From the initial decision to send SAS troops aboard the "Tampa" and stop the 430 people aboard from going ashore on Australian territory, through the bullying attempts to make poorer neighbors take the refugees instead, down to the final solution of sending most of them to the island of Nauru for "assessment," every action of Australian Prime Minister John Howard's government was driven by its terror that racist voters would turn against it and cost it the next election (due in a few months) if it let the Afghans set foot on Australian soil.

A very few of the 430 may finally end up in Australia if their claims to be refugees are accepted as valid, but Canberra is promising that most of the "legitimate" ones will go to other countries, while the rest are presumably sent back where they came from. In the meanwhile, about 150 lucky ones (women, children and families) will go to tolerant New Zealand -- and all the single men will go to a tent city on the mid-Pacific Ocean island of Nauru, the world's smallest and most desolate republic.

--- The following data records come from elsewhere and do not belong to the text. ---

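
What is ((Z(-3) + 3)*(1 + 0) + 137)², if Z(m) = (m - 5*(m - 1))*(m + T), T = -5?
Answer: 16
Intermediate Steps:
Z(m) = (-5 + m)*(5 - 4*m) (Z(m) = (m - 5*(m - 1))*(m - 5) = (m - 5*(-1 + m))*(-5 + m) = (m + (5 - 5*m))*(-5 + m) = (5 - 4*m)*(-5 + m) = (-5 + m)*(5 - 4*m))
((Z(-3) + 3)*(1 + 0) + 137)² = (((-25 - 4*(-3)² + 25*(-3)) + 3)*(1 + 0) + 137)² = (((-25 - 4*9 - 75) + 3)*1 + 137)² = (((-25 - 36 - 75) + 3)*1 + 137)² = ((-136 + 3)*1 + 137)² = (-133*1 + 137)² = (-133 + 137)² = 4² = 16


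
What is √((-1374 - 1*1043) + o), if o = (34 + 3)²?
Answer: 2*I*√262 ≈ 32.373*I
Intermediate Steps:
o = 1369 (o = 37² = 1369)
√((-1374 - 1*1043) + o) = √((-1374 - 1*1043) + 1369) = √((-1374 - 1043) + 1369) = √(-2417 + 1369) = √(-1048) = 2*I*√262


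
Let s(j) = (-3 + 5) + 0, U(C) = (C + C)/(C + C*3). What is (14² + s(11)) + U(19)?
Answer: 397/2 ≈ 198.50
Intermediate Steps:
U(C) = ½ (U(C) = (2*C)/(C + 3*C) = (2*C)/((4*C)) = (2*C)*(1/(4*C)) = ½)
s(j) = 2 (s(j) = 2 + 0 = 2)
(14² + s(11)) + U(19) = (14² + 2) + ½ = (196 + 2) + ½ = 198 + ½ = 397/2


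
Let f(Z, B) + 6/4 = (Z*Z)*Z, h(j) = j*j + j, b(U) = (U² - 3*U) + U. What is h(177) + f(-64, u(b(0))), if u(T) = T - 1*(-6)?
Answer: -461279/2 ≈ -2.3064e+5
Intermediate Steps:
b(U) = U² - 2*U
h(j) = j + j² (h(j) = j² + j = j + j²)
u(T) = 6 + T (u(T) = T + 6 = 6 + T)
f(Z, B) = -3/2 + Z³ (f(Z, B) = -3/2 + (Z*Z)*Z = -3/2 + Z²*Z = -3/2 + Z³)
h(177) + f(-64, u(b(0))) = 177*(1 + 177) + (-3/2 + (-64)³) = 177*178 + (-3/2 - 262144) = 31506 - 524291/2 = -461279/2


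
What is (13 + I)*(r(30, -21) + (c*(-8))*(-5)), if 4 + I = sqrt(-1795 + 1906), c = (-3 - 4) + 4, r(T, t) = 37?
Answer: -747 - 83*sqrt(111) ≈ -1621.5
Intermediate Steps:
c = -3 (c = -7 + 4 = -3)
I = -4 + sqrt(111) (I = -4 + sqrt(-1795 + 1906) = -4 + sqrt(111) ≈ 6.5357)
(13 + I)*(r(30, -21) + (c*(-8))*(-5)) = (13 + (-4 + sqrt(111)))*(37 - 3*(-8)*(-5)) = (9 + sqrt(111))*(37 + 24*(-5)) = (9 + sqrt(111))*(37 - 120) = (9 + sqrt(111))*(-83) = -747 - 83*sqrt(111)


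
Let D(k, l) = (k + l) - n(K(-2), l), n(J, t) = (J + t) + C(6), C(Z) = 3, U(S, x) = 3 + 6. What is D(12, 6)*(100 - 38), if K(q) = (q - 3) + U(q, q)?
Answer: 310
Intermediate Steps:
U(S, x) = 9
K(q) = 6 + q (K(q) = (q - 3) + 9 = (-3 + q) + 9 = 6 + q)
n(J, t) = 3 + J + t (n(J, t) = (J + t) + 3 = 3 + J + t)
D(k, l) = -7 + k (D(k, l) = (k + l) - (3 + (6 - 2) + l) = (k + l) - (3 + 4 + l) = (k + l) - (7 + l) = (k + l) + (-7 - l) = -7 + k)
D(12, 6)*(100 - 38) = (-7 + 12)*(100 - 38) = 5*62 = 310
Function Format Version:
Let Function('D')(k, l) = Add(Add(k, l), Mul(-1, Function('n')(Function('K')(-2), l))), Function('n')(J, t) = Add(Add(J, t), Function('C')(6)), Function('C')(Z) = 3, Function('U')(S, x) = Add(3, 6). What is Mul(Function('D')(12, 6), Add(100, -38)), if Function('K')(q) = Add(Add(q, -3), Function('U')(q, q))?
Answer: 310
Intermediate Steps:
Function('U')(S, x) = 9
Function('K')(q) = Add(6, q) (Function('K')(q) = Add(Add(q, -3), 9) = Add(Add(-3, q), 9) = Add(6, q))
Function('n')(J, t) = Add(3, J, t) (Function('n')(J, t) = Add(Add(J, t), 3) = Add(3, J, t))
Function('D')(k, l) = Add(-7, k) (Function('D')(k, l) = Add(Add(k, l), Mul(-1, Add(3, Add(6, -2), l))) = Add(Add(k, l), Mul(-1, Add(3, 4, l))) = Add(Add(k, l), Mul(-1, Add(7, l))) = Add(Add(k, l), Add(-7, Mul(-1, l))) = Add(-7, k))
Mul(Function('D')(12, 6), Add(100, -38)) = Mul(Add(-7, 12), Add(100, -38)) = Mul(5, 62) = 310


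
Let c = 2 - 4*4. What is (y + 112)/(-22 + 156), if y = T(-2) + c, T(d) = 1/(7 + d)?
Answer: 491/670 ≈ 0.73284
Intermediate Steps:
c = -14 (c = 2 - 16 = -14)
y = -69/5 (y = 1/(7 - 2) - 14 = 1/5 - 14 = ⅕ - 14 = -69/5 ≈ -13.800)
(y + 112)/(-22 + 156) = (-69/5 + 112)/(-22 + 156) = (491/5)/134 = (1/134)*(491/5) = 491/670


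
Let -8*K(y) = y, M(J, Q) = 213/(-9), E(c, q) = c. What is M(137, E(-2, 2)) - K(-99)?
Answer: -865/24 ≈ -36.042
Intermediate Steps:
M(J, Q) = -71/3 (M(J, Q) = 213*(-⅑) = -71/3)
K(y) = -y/8
M(137, E(-2, 2)) - K(-99) = -71/3 - (-1)*(-99)/8 = -71/3 - 1*99/8 = -71/3 - 99/8 = -865/24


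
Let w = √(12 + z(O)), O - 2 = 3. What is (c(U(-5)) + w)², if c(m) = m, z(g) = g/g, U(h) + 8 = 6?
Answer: (2 - √13)² ≈ 2.5778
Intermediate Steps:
U(h) = -2 (U(h) = -8 + 6 = -2)
O = 5 (O = 2 + 3 = 5)
z(g) = 1
w = √13 (w = √(12 + 1) = √13 ≈ 3.6056)
(c(U(-5)) + w)² = (-2 + √13)²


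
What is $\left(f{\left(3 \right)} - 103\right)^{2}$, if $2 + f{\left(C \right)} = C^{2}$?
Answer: $9216$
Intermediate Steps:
$f{\left(C \right)} = -2 + C^{2}$
$\left(f{\left(3 \right)} - 103\right)^{2} = \left(\left(-2 + 3^{2}\right) - 103\right)^{2} = \left(\left(-2 + 9\right) - 103\right)^{2} = \left(7 - 103\right)^{2} = \left(-96\right)^{2} = 9216$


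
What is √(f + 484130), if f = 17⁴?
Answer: √567651 ≈ 753.43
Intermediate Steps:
f = 83521
√(f + 484130) = √(83521 + 484130) = √567651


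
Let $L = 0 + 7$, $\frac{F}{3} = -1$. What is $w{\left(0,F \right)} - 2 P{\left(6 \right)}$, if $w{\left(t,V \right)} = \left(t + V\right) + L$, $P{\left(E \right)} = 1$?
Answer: $2$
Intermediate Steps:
$F = -3$ ($F = 3 \left(-1\right) = -3$)
$L = 7$
$w{\left(t,V \right)} = 7 + V + t$ ($w{\left(t,V \right)} = \left(t + V\right) + 7 = \left(V + t\right) + 7 = 7 + V + t$)
$w{\left(0,F \right)} - 2 P{\left(6 \right)} = \left(7 - 3 + 0\right) - 2 = 4 - 2 = 2$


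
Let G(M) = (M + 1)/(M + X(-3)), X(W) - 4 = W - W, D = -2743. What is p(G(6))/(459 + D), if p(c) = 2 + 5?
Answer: -7/2284 ≈ -0.0030648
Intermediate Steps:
X(W) = 4 (X(W) = 4 + (W - W) = 4 + 0 = 4)
G(M) = (1 + M)/(4 + M) (G(M) = (M + 1)/(M + 4) = (1 + M)/(4 + M))
p(c) = 7
p(G(6))/(459 + D) = 7/(459 - 2743) = 7/(-2284) = 7*(-1/2284) = -7/2284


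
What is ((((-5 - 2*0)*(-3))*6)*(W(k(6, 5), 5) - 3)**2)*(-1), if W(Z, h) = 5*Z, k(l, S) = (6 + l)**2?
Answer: -46268010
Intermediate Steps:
((((-5 - 2*0)*(-3))*6)*(W(k(6, 5), 5) - 3)**2)*(-1) = ((((-5 - 2*0)*(-3))*6)*(5*(6 + 6)**2 - 3)**2)*(-1) = ((((-5 + 0)*(-3))*6)*(5*12**2 - 3)**2)*(-1) = ((-5*(-3)*6)*(5*144 - 3)**2)*(-1) = ((15*6)*(720 - 3)**2)*(-1) = (90*717**2)*(-1) = (90*514089)*(-1) = 46268010*(-1) = -46268010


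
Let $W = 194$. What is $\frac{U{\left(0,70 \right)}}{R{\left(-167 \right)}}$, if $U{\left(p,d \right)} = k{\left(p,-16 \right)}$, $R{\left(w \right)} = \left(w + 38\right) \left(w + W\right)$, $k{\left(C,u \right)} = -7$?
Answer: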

"A wasteland of mind-boggling proportions," says the Lonely Planet guide of Nauru, a 30-square-km island once entirely covered with a deep layer of bird droppings (guano) that has now been strip-mined off, leaving only bare pinnacles of rock behind. There is only a single road and a narrow band of topsoil circling the island, and 12,000 large, bored Nauruans who pass their time consuming fast food and soft drinks in prodigious quantities.

Nauru's guano runs out in two years, so it was hard for its government to say no to Australia's offer of cash. As a result, several hundred Afghan men will spend six months of their lives on the least attractive dot of land in the Pacific before being sent God knows where. Globalization at its best: you couldn't make it up.

But though Australia has not come well out of this episode, the pressure of people trying to get into the rich countries is such that nobody trying to cope with it walks away with clean hands. If everybody who wanted to come actually came, those countries would no longer be rich, nor indeed even culturally recognizable. There are probably several times as many people who would move from the poor to the rich countries if all the barriers came down as the entire present population of those countries.

So there must be barriers and controls of some sort, and that's where it gets tricky. Morally tricky, because so-called economic migrants will suffer mainly from poverty if they are sent home, whereas genuine refugees may suffer imprisonment, torture or death -- so naturally, most illegal migrants claim to be refugees. And tricky in practical terms because barriers will always be breached by the more resourceful and desperate migrants.

Take the Channel Tunnel between France and England. A long rail tunnel should be the easiest thing in the world to guard, but several times last week the Chunnel had to be shut for hours after groups of illegal migrants broke out of the Red Cross refugee center near the tunnel entrance on the French side, cut through the security fences, and tried to walk through the tunnels.

The people aboard "Tampa" had already paid a lot of money and come a long way before their chartered Indonesian vessel foundered and "Tampa" rescued them. When they found that it was heading for Singapore, they forced the captain to head for Australian territory instead. They had no guns, but the small crew dared not say no to so many people with so much at stake and so little to lose, so the Afghans effectively hijacked the ship. Nobody has clean hands.

There is no tidy or consistent policy available. Barriers must be maintained to prevent a free-for-all, but millions of people have to be allowed through them both on humanitarian grounds and because the aging societies of the industrial world need the immigrants. The process of choosing who gets in will never be fair, and it will not always even be humane.

So maybe we should view the "Tampa" incident not so much as a human rights disaster (for none of the would-be migrants has been killed or hurt, and they were illegal), but as the year's most spectacular public-relations disaster. This sort of thing goes on all the time, but more adroit governments manage to keep it from becoming a media drama.

Gwynne Dyer is a London-based independent journalist whose articles are published in 45 countries.